Charities ripped off by insurance companies

Voluntary sector organisations and charities are being ripped
off by insurance companies, new research suggests,
writes Ruth Winchester.

A survey by Z/Yen on behalf of support organisation Charity
Logistics found that for every pound paid by charities and
voluntary sector organisations in premiums, just 20 pence was paid
back in the form of claims. In most other sectors the rate is
around 50-60 pence back from every £1.

Charity Logistics chief executive George Cook said charities
seemed to be among insurers’ most profitable business and
added:“We have to ask if charities aren’t, in fact,
subsidising some of these companies.”

Nick Aldridge, policy officer for the Association of Chief
Executives of Voluntary Organisations, said that most charities and
voluntary organisations had been hit by an average premium rise of
30 per cent for the year 2003/2004. He called on insurers to
recognise the low risk that most charities pose and reduce premiums

But he also highlighted examples of sharp practice by charity
insurers. “We know of cases where premiums have increased by
100, 200 or even 300 per cent in a year, and this is simple
profiteering. Alongside that we know of cases where charities are
given hardly any notice of a steep increase, leaving them unable to
shop around.
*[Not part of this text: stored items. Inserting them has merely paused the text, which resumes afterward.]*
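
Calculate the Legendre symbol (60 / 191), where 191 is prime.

1

Euler's criterion: (60/191) ≡ 60^95 (mod 191).
60^2 ≡ 162 (mod 191)
60^4 ≡ 77 (mod 191)
60^8 ≡ 8 (mod 191)
60^16 ≡ 64 (mod 191)
60^32 ≡ 85 (mod 191)
60^64 ≡ 158 (mod 191)
60^95 = 60^(64+16+8+4+2+1) ≡ 1 (mod 191).
Result is 1, so (60/191) = 1.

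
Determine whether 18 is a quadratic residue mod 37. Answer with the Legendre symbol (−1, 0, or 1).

Euler's criterion: (18/37) ≡ 18^18 (mod 37).
18^2 ≡ 28 (mod 37)
18^4 ≡ 7 (mod 37)
18^8 ≡ 12 (mod 37)
18^16 ≡ 33 (mod 37)
18^18 = 18^(16+2) ≡ 36 (mod 37).
Result is 36 ≡ −1, so (18/37) = −1.

-1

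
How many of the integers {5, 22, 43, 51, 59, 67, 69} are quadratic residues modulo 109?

3

(5/109) = +1 → QR.
(22/109) = +1 → QR.
(43/109) = +1 → QR.
(51/109) = -1 → non-residue.
(59/109) = -1 → non-residue.
(67/109) = -1 → non-residue.
(69/109) = -1 → non-residue.
Total quadratic residues among the 7: 3.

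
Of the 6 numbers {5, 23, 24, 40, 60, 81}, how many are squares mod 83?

(5/83) = -1 → non-residue.
(23/83) = +1 → QR.
(24/83) = -1 → non-residue.
(40/83) = +1 → QR.
(60/83) = -1 → non-residue.
(81/83) = +1 → QR.
Total quadratic residues among the 6: 3.

3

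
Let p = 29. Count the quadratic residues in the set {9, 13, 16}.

3

(9/29) = +1 → QR.
(13/29) = +1 → QR.
(16/29) = +1 → QR.
Total quadratic residues among the 3: 3.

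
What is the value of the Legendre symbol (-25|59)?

Euler's criterion: (-25/59) ≡ 34^29 (mod 59).
34^2 ≡ 35 (mod 59)
34^4 ≡ 45 (mod 59)
34^8 ≡ 19 (mod 59)
34^16 ≡ 7 (mod 59)
34^29 = 34^(16+8+4+1) ≡ 58 (mod 59).
Result is 58 ≡ −1, so (-25/59) = −1.

-1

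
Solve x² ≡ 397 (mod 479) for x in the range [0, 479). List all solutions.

Since 479 ≡ 3 (mod 4), a square root of 397 is 397^((479+1)/4) = 397^120 mod 479.
Repeated squaring: 397^2≡18, 397^4≡324, 397^8≡75, 397^16≡356, 397^32≡280, 397^64≡323 (mod 479).
397^120 = 397^(64+32+16+8) ≡ 267 (mod 479).
Check: 267² = 71289 ≡ 397 (mod 479). The two roots are 212 and 267.

212, 267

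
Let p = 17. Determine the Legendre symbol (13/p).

1

Reciprocity: 13 ≡ 1 and 17 ≡ 1 (mod 4), so (13/17) = +(17/13).
Reduce top mod 13: now compute (4/13).
Pull out 2^2: since 13 ≡ 5 (mod 8), (2/13) = -1, so (2/13)^2 = +1.
Reached (1/13) = 1. Collecting the sign flips along the way, the symbol is +1.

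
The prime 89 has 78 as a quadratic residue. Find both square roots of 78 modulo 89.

16, 73

89 ≡ 1 (mod 4), so we find a root by search.
Trying successive values, 16² = 256 ≡ 78 (mod 89). The other root is 89 − 16 = 73.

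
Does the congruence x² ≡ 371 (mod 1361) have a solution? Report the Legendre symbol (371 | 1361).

-1

Reciprocity: 371 ≡ 3 and 1361 ≡ 1 (mod 4), so (371/1361) = +(1361/371).
Reduce top mod 371: now compute (248/371).
Pull out 2^3: since 371 ≡ 3 (mod 8), (2/371) = -1, so (2/371)^3 = -1.
Reciprocity: 31 ≡ 3 and 371 ≡ 3 (mod 4), so (31/371) = −(371/31).
Reduce top mod 31: now compute (30/31).
Pull out 2: since 31 ≡ 7 (mod 8), (2/31) = +1.
Reciprocity: 15 ≡ 3 and 31 ≡ 3 (mod 4), so (15/31) = −(31/15).
Reduce top mod 15: now compute (1/15).
Reached (1/15) = 1. Collecting the sign flips along the way, the symbol is -1.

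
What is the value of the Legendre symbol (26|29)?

Pull out 2: since 29 ≡ 5 (mod 8), (2/29) = -1.
Reciprocity: 13 ≡ 1 and 29 ≡ 1 (mod 4), so (13/29) = +(29/13).
Reduce top mod 13: now compute (3/13).
Reciprocity: 3 ≡ 3 and 13 ≡ 1 (mod 4), so (3/13) = +(13/3).
Reduce top mod 3: now compute (1/3).
Reached (1/3) = 1. Collecting the sign flips along the way, the symbol is -1.

-1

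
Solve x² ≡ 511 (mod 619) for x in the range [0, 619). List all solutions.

65, 554

Since 619 ≡ 3 (mod 4), a square root of 511 is 511^((619+1)/4) = 511^155 mod 619.
Repeated squaring: 511^2≡522, 511^4≡124, 511^8≡520, 511^16≡516, 511^32≡86, 511^64≡587, 511^128≡405 (mod 619).
511^155 = 511^(128+16+8+2+1) ≡ 554 (mod 619).
Check: 554² = 306916 ≡ 511 (mod 619). The two roots are 65 and 554.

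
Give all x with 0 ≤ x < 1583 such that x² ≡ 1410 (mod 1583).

Since 1583 ≡ 3 (mod 4), a square root of 1410 is 1410^((1583+1)/4) = 1410^396 mod 1583.
Repeated squaring: 1410^2≡1435, 1410^4≡1325, 1410^8≡78, 1410^16≡1335, 1410^32≡1350, 1410^64≡467, 1410^128≡1218, 1410^256≡253 (mod 1583).
1410^396 = 1410^(256+128+8+4) ≡ 594 (mod 1583).
Check: 594² = 352836 ≡ 1410 (mod 1583). The two roots are 594 and 989.

594, 989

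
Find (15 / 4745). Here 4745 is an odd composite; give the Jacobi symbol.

Reciprocity: 15 ≡ 3 and 4745 ≡ 1 (mod 4), so (15/4745) = +(4745/15).
Reduce top mod 15: now compute (5/15).
Reciprocity: 5 ≡ 1 and 15 ≡ 3 (mod 4), so (5/15) = +(15/5).
Reduce top mod 5: now compute (0/5).
Top reduces to 0: gcd > 1, so the symbol is 0.

0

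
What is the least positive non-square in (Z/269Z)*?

2

(2/269) = −1, so 2 is the smallest positive non-residue mod 269.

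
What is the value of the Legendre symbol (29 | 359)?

-1

Reciprocity: 29 ≡ 1 and 359 ≡ 3 (mod 4), so (29/359) = +(359/29).
Reduce top mod 29: now compute (11/29).
Reciprocity: 11 ≡ 3 and 29 ≡ 1 (mod 4), so (11/29) = +(29/11).
Reduce top mod 11: now compute (7/11).
Reciprocity: 7 ≡ 3 and 11 ≡ 3 (mod 4), so (7/11) = −(11/7).
Reduce top mod 7: now compute (4/7).
Pull out 2^2: since 7 ≡ 7 (mod 8), (2/7) = +1, so (2/7)^2 = +1.
Reached (1/7) = 1. Collecting the sign flips along the way, the symbol is -1.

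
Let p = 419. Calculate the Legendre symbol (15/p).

Reciprocity: 15 ≡ 3 and 419 ≡ 3 (mod 4), so (15/419) = −(419/15).
Reduce top mod 15: now compute (14/15).
Pull out 2: since 15 ≡ 7 (mod 8), (2/15) = +1.
Reciprocity: 7 ≡ 3 and 15 ≡ 3 (mod 4), so (7/15) = −(15/7).
Reduce top mod 7: now compute (1/7).
Reached (1/7) = 1. Collecting the sign flips along the way, the symbol is +1.

1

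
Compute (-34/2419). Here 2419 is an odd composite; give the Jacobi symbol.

First reduce: -34 ≡ 2385 (mod 2419).
Reciprocity: 2385 ≡ 1 and 2419 ≡ 3 (mod 4), so (2385/2419) = +(2419/2385).
Reduce top mod 2385: now compute (34/2385).
Pull out 2: since 2385 ≡ 1 (mod 8), (2/2385) = +1.
Reciprocity: 17 ≡ 1 and 2385 ≡ 1 (mod 4), so (17/2385) = +(2385/17).
Reduce top mod 17: now compute (5/17).
Reciprocity: 5 ≡ 1 and 17 ≡ 1 (mod 4), so (5/17) = +(17/5).
Reduce top mod 5: now compute (2/5).
Pull out 2: since 5 ≡ 5 (mod 8), (2/5) = -1.
Reached (1/5) = 1. Collecting the sign flips along the way, the symbol is -1.

-1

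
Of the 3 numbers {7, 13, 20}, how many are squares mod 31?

2

(7/31) = +1 → QR.
(13/31) = -1 → non-residue.
(20/31) = +1 → QR.
Total quadratic residues among the 3: 2.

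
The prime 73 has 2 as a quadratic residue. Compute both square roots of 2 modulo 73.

73 ≡ 1 (mod 4), so we find a root by search.
Trying successive values, 32² = 1024 ≡ 2 (mod 73). The other root is 73 − 32 = 41.

32, 41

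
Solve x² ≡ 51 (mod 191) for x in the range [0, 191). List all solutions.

54, 137

Since 191 ≡ 3 (mod 4), a square root of 51 is 51^((191+1)/4) = 51^48 mod 191.
Repeated squaring: 51^2≡118, 51^4≡172, 51^8≡170, 51^16≡59, 51^32≡43 (mod 191).
51^48 = 51^(32+16) ≡ 54 (mod 191).
Check: 54² = 2916 ≡ 51 (mod 191). The two roots are 54 and 137.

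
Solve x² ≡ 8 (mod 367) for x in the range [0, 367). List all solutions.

Since 367 ≡ 3 (mod 4), a square root of 8 is 8^((367+1)/4) = 8^92 mod 367.
Repeated squaring: 8^2≡64, 8^4≡59, 8^8≡178, 8^16≡122, 8^32≡204, 8^64≡145 (mod 367).
8^92 = 8^(64+16+8+4) ≡ 209 (mod 367).
Check: 209² = 43681 ≡ 8 (mod 367). The two roots are 158 and 209.

158, 209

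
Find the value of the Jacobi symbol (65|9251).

-1

Reciprocity: 65 ≡ 1 and 9251 ≡ 3 (mod 4), so (65/9251) = +(9251/65).
Reduce top mod 65: now compute (21/65).
Reciprocity: 21 ≡ 1 and 65 ≡ 1 (mod 4), so (21/65) = +(65/21).
Reduce top mod 21: now compute (2/21).
Pull out 2: since 21 ≡ 5 (mod 8), (2/21) = -1.
Reached (1/21) = 1. Collecting the sign flips along the way, the symbol is -1.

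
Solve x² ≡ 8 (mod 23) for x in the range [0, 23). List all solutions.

Since 23 ≡ 3 (mod 4), a square root of 8 is 8^((23+1)/4) = 8^6 mod 23.
Repeated squaring: 8^2≡18, 8^4≡2 (mod 23).
8^6 = 8^(4+2) ≡ 13 (mod 23).
Check: 13² = 169 ≡ 8 (mod 23). The two roots are 10 and 13.

10, 13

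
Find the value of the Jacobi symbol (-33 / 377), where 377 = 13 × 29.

-1

First reduce: -33 ≡ 344 (mod 377).
Pull out 2^3: since 377 ≡ 1 (mod 8), (2/377) = +1, so (2/377)^3 = +1.
Reciprocity: 43 ≡ 3 and 377 ≡ 1 (mod 4), so (43/377) = +(377/43).
Reduce top mod 43: now compute (33/43).
Reciprocity: 33 ≡ 1 and 43 ≡ 3 (mod 4), so (33/43) = +(43/33).
Reduce top mod 33: now compute (10/33).
Pull out 2: since 33 ≡ 1 (mod 8), (2/33) = +1.
Reciprocity: 5 ≡ 1 and 33 ≡ 1 (mod 4), so (5/33) = +(33/5).
Reduce top mod 5: now compute (3/5).
Reciprocity: 3 ≡ 3 and 5 ≡ 1 (mod 4), so (3/5) = +(5/3).
Reduce top mod 3: now compute (2/3).
Pull out 2: since 3 ≡ 3 (mod 8), (2/3) = -1.
Reached (1/3) = 1. Collecting the sign flips along the way, the symbol is -1.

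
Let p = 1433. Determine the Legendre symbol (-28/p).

First reduce: -28 ≡ 1405 (mod 1433).
Reciprocity: 1405 ≡ 1 and 1433 ≡ 1 (mod 4), so (1405/1433) = +(1433/1405).
Reduce top mod 1405: now compute (28/1405).
Pull out 2^2: since 1405 ≡ 5 (mod 8), (2/1405) = -1, so (2/1405)^2 = +1.
Reciprocity: 7 ≡ 3 and 1405 ≡ 1 (mod 4), so (7/1405) = +(1405/7).
Reduce top mod 7: now compute (5/7).
Reciprocity: 5 ≡ 1 and 7 ≡ 3 (mod 4), so (5/7) = +(7/5).
Reduce top mod 5: now compute (2/5).
Pull out 2: since 5 ≡ 5 (mod 8), (2/5) = -1.
Reached (1/5) = 1. Collecting the sign flips along the way, the symbol is -1.

-1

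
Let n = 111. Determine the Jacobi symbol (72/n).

0

Pull out 2^3: since 111 ≡ 7 (mod 8), (2/111) = +1, so (2/111)^3 = +1.
Reciprocity: 9 ≡ 1 and 111 ≡ 3 (mod 4), so (9/111) = +(111/9).
Reduce top mod 9: now compute (3/9).
Reciprocity: 3 ≡ 3 and 9 ≡ 1 (mod 4), so (3/9) = +(9/3).
Reduce top mod 3: now compute (0/3).
Top reduces to 0: gcd > 1, so the symbol is 0.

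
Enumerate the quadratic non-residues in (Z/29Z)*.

Square k = 1,…,14 (k and 29−k give the same square):
1²=1, 2²=4, 3²=9, 4²=16, 5²=25, 6²≡7, 7²≡20, 8²≡6, 9²≡23, 10²≡13, 11²≡5, 12²≡28, 13²≡24, 14²≡22 (mod 29).
The residues are {1, 4, 5, 6, 7, 9, 13, 16, 20, 22, 23, 24, 25, 28}; the non-residues are the remaining 14 nonzero classes.

2, 3, 8, 10, 11, 12, 14, 15, 17, 18, 19, 21, 26, 27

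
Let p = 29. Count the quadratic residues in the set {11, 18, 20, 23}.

(11/29) = -1 → non-residue.
(18/29) = -1 → non-residue.
(20/29) = +1 → QR.
(23/29) = +1 → QR.
Total quadratic residues among the 4: 2.

2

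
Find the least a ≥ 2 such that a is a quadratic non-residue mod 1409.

3

(2/1409) = +1, so 2 is a residue.
(3/1409) = −1, so 3 is the smallest positive non-residue mod 1409.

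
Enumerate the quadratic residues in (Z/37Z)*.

Square k = 1,…,18 (k and 37−k give the same square):
1²=1, 2²=4, 3²=9, 4²=16, 5²=25, 6²=36, 7²≡12, 8²≡27, 9²≡7, 10²≡26, 11²≡10, 12²≡33, 13²≡21, 14²≡11, 15²≡3, 16²≡34, 17²≡30, 18²≡28 (mod 37).
So the quadratic residues mod 37 are {1, 3, 4, 7, 9, 10, 11, 12, 16, 21, 25, 26, 27, 28, 30, 33, 34, 36}.

1,3,4,7,9,10,11,12,16,21,25,26,27,28,30,33,34,36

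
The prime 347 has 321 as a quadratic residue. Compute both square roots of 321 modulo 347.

93, 254

Since 347 ≡ 3 (mod 4), a square root of 321 is 321^((347+1)/4) = 321^87 mod 347.
Repeated squaring: 321^2≡329, 321^4≡324, 321^8≡182, 321^16≡159, 321^32≡297, 321^64≡71 (mod 347).
321^87 = 321^(64+16+4+2+1) ≡ 93 (mod 347).
Check: 93² = 8649 ≡ 321 (mod 347). The two roots are 93 and 254.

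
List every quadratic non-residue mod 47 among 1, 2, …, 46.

5 10 11 13 15 19 20 22 23 26 29 30 31 33 35 38 39 40 41 43 44 45 46

Square k = 1,…,23 (k and 47−k give the same square):
1²=1, 2²=4, 3²=9, 4²=16, 5²=25, 6²=36, 7²≡2, 8²≡17, 9²≡34, 10²≡6, 11²≡27, 12²≡3, 13²≡28, 14²≡8, 15²≡37, 16²≡21, 17²≡7, 18²≡42, 19²≡32, 20²≡24, 21²≡18, 22²≡14, 23²≡12 (mod 47).
The residues are {1, 2, 3, 4, 6, 7, 8, 9, 12, 14, 16, 17, 18, 21, 24, 25, 27, 28, 32, 34, 36, 37, 42}; the non-residues are the remaining 23 nonzero classes.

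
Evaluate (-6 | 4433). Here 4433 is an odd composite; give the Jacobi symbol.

First reduce: -6 ≡ 4427 (mod 4433).
Reciprocity: 4427 ≡ 3 and 4433 ≡ 1 (mod 4), so (4427/4433) = +(4433/4427).
Reduce top mod 4427: now compute (6/4427).
Pull out 2: since 4427 ≡ 3 (mod 8), (2/4427) = -1.
Reciprocity: 3 ≡ 3 and 4427 ≡ 3 (mod 4), so (3/4427) = −(4427/3).
Reduce top mod 3: now compute (2/3).
Pull out 2: since 3 ≡ 3 (mod 8), (2/3) = -1.
Reached (1/3) = 1. Collecting the sign flips along the way, the symbol is -1.

-1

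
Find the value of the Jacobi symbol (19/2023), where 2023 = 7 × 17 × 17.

Reciprocity: 19 ≡ 3 and 2023 ≡ 3 (mod 4), so (19/2023) = −(2023/19).
Reduce top mod 19: now compute (9/19).
Reciprocity: 9 ≡ 1 and 19 ≡ 3 (mod 4), so (9/19) = +(19/9).
Reduce top mod 9: now compute (1/9).
Reached (1/9) = 1. Collecting the sign flips along the way, the symbol is -1.

-1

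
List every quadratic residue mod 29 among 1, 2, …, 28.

Square k = 1,…,14 (k and 29−k give the same square):
1²=1, 2²=4, 3²=9, 4²=16, 5²=25, 6²≡7, 7²≡20, 8²≡6, 9²≡23, 10²≡13, 11²≡5, 12²≡28, 13²≡24, 14²≡22 (mod 29).
So the quadratic residues mod 29 are {1, 4, 5, 6, 7, 9, 13, 16, 20, 22, 23, 24, 25, 28}.

1,4,5,6,7,9,13,16,20,22,23,24,25,28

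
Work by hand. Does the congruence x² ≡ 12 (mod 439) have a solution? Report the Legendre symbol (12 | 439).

Pull out 2^2: since 439 ≡ 7 (mod 8), (2/439) = +1, so (2/439)^2 = +1.
Reciprocity: 3 ≡ 3 and 439 ≡ 3 (mod 4), so (3/439) = −(439/3).
Reduce top mod 3: now compute (1/3).
Reached (1/3) = 1. Collecting the sign flips along the way, the symbol is -1.

-1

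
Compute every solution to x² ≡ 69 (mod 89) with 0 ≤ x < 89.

89 ≡ 1 (mod 4), so we find a root by search.
Trying successive values, 43² = 1849 ≡ 69 (mod 89). The other root is 89 − 43 = 46.

43, 46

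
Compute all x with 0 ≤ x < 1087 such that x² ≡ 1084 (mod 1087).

Since 1087 ≡ 3 (mod 4), a square root of 1084 is 1084^((1087+1)/4) = 1084^272 mod 1087.
Repeated squaring: 1084^2≡9, 1084^4≡81, 1084^8≡39, 1084^16≡434, 1084^32≡305, 1084^64≡630, 1084^128≡145, 1084^256≡372 (mod 1087).
1084^272 = 1084^(256+16) ≡ 572 (mod 1087).
Check: 572² = 327184 ≡ 1084 (mod 1087). The two roots are 515 and 572.

515, 572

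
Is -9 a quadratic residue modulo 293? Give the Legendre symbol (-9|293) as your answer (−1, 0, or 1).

1

Euler's criterion: (-9/293) ≡ 284^146 (mod 293).
284^2 ≡ 81 (mod 293)
284^4 ≡ 115 (mod 293)
284^8 ≡ 40 (mod 293)
284^16 ≡ 135 (mod 293)
284^32 ≡ 59 (mod 293)
284^64 ≡ 258 (mod 293)
284^128 ≡ 53 (mod 293)
284^146 = 284^(128+16+2) ≡ 1 (mod 293).
Result is 1, so (-9/293) = 1.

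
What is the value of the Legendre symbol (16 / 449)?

Pull out 2^4: since 449 ≡ 1 (mod 8), (2/449) = +1, so (2/449)^4 = +1.
Reached (1/449) = 1. Collecting the sign flips along the way, the symbol is +1.

1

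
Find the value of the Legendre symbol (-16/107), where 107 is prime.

-1

First reduce: -16 ≡ 91 (mod 107).
Reciprocity: 91 ≡ 3 and 107 ≡ 3 (mod 4), so (91/107) = −(107/91).
Reduce top mod 91: now compute (16/91).
Pull out 2^4: since 91 ≡ 3 (mod 8), (2/91) = -1, so (2/91)^4 = +1.
Reached (1/91) = 1. Collecting the sign flips along the way, the symbol is -1.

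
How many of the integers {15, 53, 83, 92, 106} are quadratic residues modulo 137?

(15/137) = +1 → QR.
(53/137) = -1 → non-residue.
(83/137) = -1 → non-residue.
(92/137) = -1 → non-residue.
(106/137) = -1 → non-residue.
Total quadratic residues among the 5: 1.

1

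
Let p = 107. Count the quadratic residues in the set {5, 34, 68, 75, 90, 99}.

4

(5/107) = -1 → non-residue.
(34/107) = +1 → QR.
(68/107) = -1 → non-residue.
(75/107) = +1 → QR.
(90/107) = +1 → QR.
(99/107) = +1 → QR.
Total quadratic residues among the 6: 4.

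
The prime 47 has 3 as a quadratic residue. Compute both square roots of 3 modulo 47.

12, 35

Since 47 ≡ 3 (mod 4), a square root of 3 is 3^((47+1)/4) = 3^12 mod 47.
Repeated squaring: 3^2≡9, 3^4≡34, 3^8≡28 (mod 47).
3^12 = 3^(8+4) ≡ 12 (mod 47).
Check: 12² = 144 ≡ 3 (mod 47). The two roots are 12 and 35.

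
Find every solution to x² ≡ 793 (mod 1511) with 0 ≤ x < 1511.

Since 1511 ≡ 3 (mod 4), a square root of 793 is 793^((1511+1)/4) = 793^378 mod 1511.
Repeated squaring: 793^2≡273, 793^4≡490, 793^8≡1362, 793^16≡1047, 793^32≡734, 793^64≡840, 793^128≡1474, 793^256≡1369 (mod 1511).
793^378 = 793^(256+64+32+16+8+2) ≡ 48 (mod 1511).
Check: 48² = 2304 ≡ 793 (mod 1511). The two roots are 48 and 1463.

48, 1463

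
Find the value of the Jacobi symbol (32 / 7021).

Pull out 2^5: since 7021 ≡ 5 (mod 8), (2/7021) = -1, so (2/7021)^5 = -1.
Reached (1/7021) = 1. Collecting the sign flips along the way, the symbol is -1.

-1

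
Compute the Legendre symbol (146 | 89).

1

Euler's criterion: (146/89) ≡ 57^44 (mod 89).
57^2 ≡ 45 (mod 89)
57^4 ≡ 67 (mod 89)
57^8 ≡ 39 (mod 89)
57^16 ≡ 8 (mod 89)
57^32 ≡ 64 (mod 89)
57^44 = 57^(32+8+4) ≡ 1 (mod 89).
Result is 1, so (146/89) = 1.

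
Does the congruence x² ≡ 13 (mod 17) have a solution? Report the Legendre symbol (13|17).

1

Euler's criterion: (13/17) ≡ 13^8 (mod 17).
13^2 ≡ 16 (mod 17)
13^4 ≡ 1 (mod 17)
13^8 ≡ 1 (mod 17)
13^8 = 13^(8) ≡ 1 (mod 17).
Result is 1, so (13/17) = 1.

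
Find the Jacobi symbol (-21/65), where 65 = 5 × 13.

First reduce: -21 ≡ 44 (mod 65).
Pull out 2^2: since 65 ≡ 1 (mod 8), (2/65) = +1, so (2/65)^2 = +1.
Reciprocity: 11 ≡ 3 and 65 ≡ 1 (mod 4), so (11/65) = +(65/11).
Reduce top mod 11: now compute (10/11).
Pull out 2: since 11 ≡ 3 (mod 8), (2/11) = -1.
Reciprocity: 5 ≡ 1 and 11 ≡ 3 (mod 4), so (5/11) = +(11/5).
Reduce top mod 5: now compute (1/5).
Reached (1/5) = 1. Collecting the sign flips along the way, the symbol is -1.

-1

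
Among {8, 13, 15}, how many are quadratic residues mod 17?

3

(8/17) = +1 → QR.
(13/17) = +1 → QR.
(15/17) = +1 → QR.
Total quadratic residues among the 3: 3.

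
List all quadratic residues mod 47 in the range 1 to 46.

Square k = 1,…,23 (k and 47−k give the same square):
1²=1, 2²=4, 3²=9, 4²=16, 5²=25, 6²=36, 7²≡2, 8²≡17, 9²≡34, 10²≡6, 11²≡27, 12²≡3, 13²≡28, 14²≡8, 15²≡37, 16²≡21, 17²≡7, 18²≡42, 19²≡32, 20²≡24, 21²≡18, 22²≡14, 23²≡12 (mod 47).
So the quadratic residues mod 47 are {1, 2, 3, 4, 6, 7, 8, 9, 12, 14, 16, 17, 18, 21, 24, 25, 27, 28, 32, 34, 36, 37, 42}.

1, 2, 3, 4, 6, 7, 8, 9, 12, 14, 16, 17, 18, 21, 24, 25, 27, 28, 32, 34, 36, 37, 42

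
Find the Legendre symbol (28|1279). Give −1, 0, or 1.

1

Pull out 2^2: since 1279 ≡ 7 (mod 8), (2/1279) = +1, so (2/1279)^2 = +1.
Reciprocity: 7 ≡ 3 and 1279 ≡ 3 (mod 4), so (7/1279) = −(1279/7).
Reduce top mod 7: now compute (5/7).
Reciprocity: 5 ≡ 1 and 7 ≡ 3 (mod 4), so (5/7) = +(7/5).
Reduce top mod 5: now compute (2/5).
Pull out 2: since 5 ≡ 5 (mod 8), (2/5) = -1.
Reached (1/5) = 1. Collecting the sign flips along the way, the symbol is +1.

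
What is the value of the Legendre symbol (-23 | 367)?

First reduce: -23 ≡ 344 (mod 367).
Pull out 2^3: since 367 ≡ 7 (mod 8), (2/367) = +1, so (2/367)^3 = +1.
Reciprocity: 43 ≡ 3 and 367 ≡ 3 (mod 4), so (43/367) = −(367/43).
Reduce top mod 43: now compute (23/43).
Reciprocity: 23 ≡ 3 and 43 ≡ 3 (mod 4), so (23/43) = −(43/23).
Reduce top mod 23: now compute (20/23).
Pull out 2^2: since 23 ≡ 7 (mod 8), (2/23) = +1, so (2/23)^2 = +1.
Reciprocity: 5 ≡ 1 and 23 ≡ 3 (mod 4), so (5/23) = +(23/5).
Reduce top mod 5: now compute (3/5).
Reciprocity: 3 ≡ 3 and 5 ≡ 1 (mod 4), so (3/5) = +(5/3).
Reduce top mod 3: now compute (2/3).
Pull out 2: since 3 ≡ 3 (mod 8), (2/3) = -1.
Reached (1/3) = 1. Collecting the sign flips along the way, the symbol is -1.

-1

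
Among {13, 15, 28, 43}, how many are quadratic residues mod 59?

(13/59) = -1 → non-residue.
(15/59) = +1 → QR.
(28/59) = +1 → QR.
(43/59) = -1 → non-residue.
Total quadratic residues among the 4: 2.

2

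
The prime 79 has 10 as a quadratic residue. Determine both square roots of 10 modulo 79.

Since 79 ≡ 3 (mod 4), a square root of 10 is 10^((79+1)/4) = 10^20 mod 79.
Repeated squaring: 10^2≡21, 10^4≡46, 10^8≡62, 10^16≡52 (mod 79).
10^20 = 10^(16+4) ≡ 22 (mod 79).
Check: 22² = 484 ≡ 10 (mod 79). The two roots are 22 and 57.

22, 57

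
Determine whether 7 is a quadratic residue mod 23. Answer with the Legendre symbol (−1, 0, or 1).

-1

Reciprocity: 7 ≡ 3 and 23 ≡ 3 (mod 4), so (7/23) = −(23/7).
Reduce top mod 7: now compute (2/7).
Pull out 2: since 7 ≡ 7 (mod 8), (2/7) = +1.
Reached (1/7) = 1. Collecting the sign flips along the way, the symbol is -1.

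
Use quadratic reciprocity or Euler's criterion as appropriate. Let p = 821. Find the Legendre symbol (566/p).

1

Pull out 2: since 821 ≡ 5 (mod 8), (2/821) = -1.
Reciprocity: 283 ≡ 3 and 821 ≡ 1 (mod 4), so (283/821) = +(821/283).
Reduce top mod 283: now compute (255/283).
Reciprocity: 255 ≡ 3 and 283 ≡ 3 (mod 4), so (255/283) = −(283/255).
Reduce top mod 255: now compute (28/255).
Pull out 2^2: since 255 ≡ 7 (mod 8), (2/255) = +1, so (2/255)^2 = +1.
Reciprocity: 7 ≡ 3 and 255 ≡ 3 (mod 4), so (7/255) = −(255/7).
Reduce top mod 7: now compute (3/7).
Reciprocity: 3 ≡ 3 and 7 ≡ 3 (mod 4), so (3/7) = −(7/3).
Reduce top mod 3: now compute (1/3).
Reached (1/3) = 1. Collecting the sign flips along the way, the symbol is +1.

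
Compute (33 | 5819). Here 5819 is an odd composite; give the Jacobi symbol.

Reciprocity: 33 ≡ 1 and 5819 ≡ 3 (mod 4), so (33/5819) = +(5819/33).
Reduce top mod 33: now compute (11/33).
Reciprocity: 11 ≡ 3 and 33 ≡ 1 (mod 4), so (11/33) = +(33/11).
Reduce top mod 11: now compute (0/11).
Top reduces to 0: gcd > 1, so the symbol is 0.

0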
This sort of bad practice has got to stop.”

The report, ‘Risk Management Club for the VCS Sector:
feasibility’ will be published in full later this year. A
spokesperson for the Charity Commission said: “We will be reading
the report with interest, and would be happy to contribute to any
discussions concerning the feasability of creating an insurance
mutual as a way to help charities get a better deal.”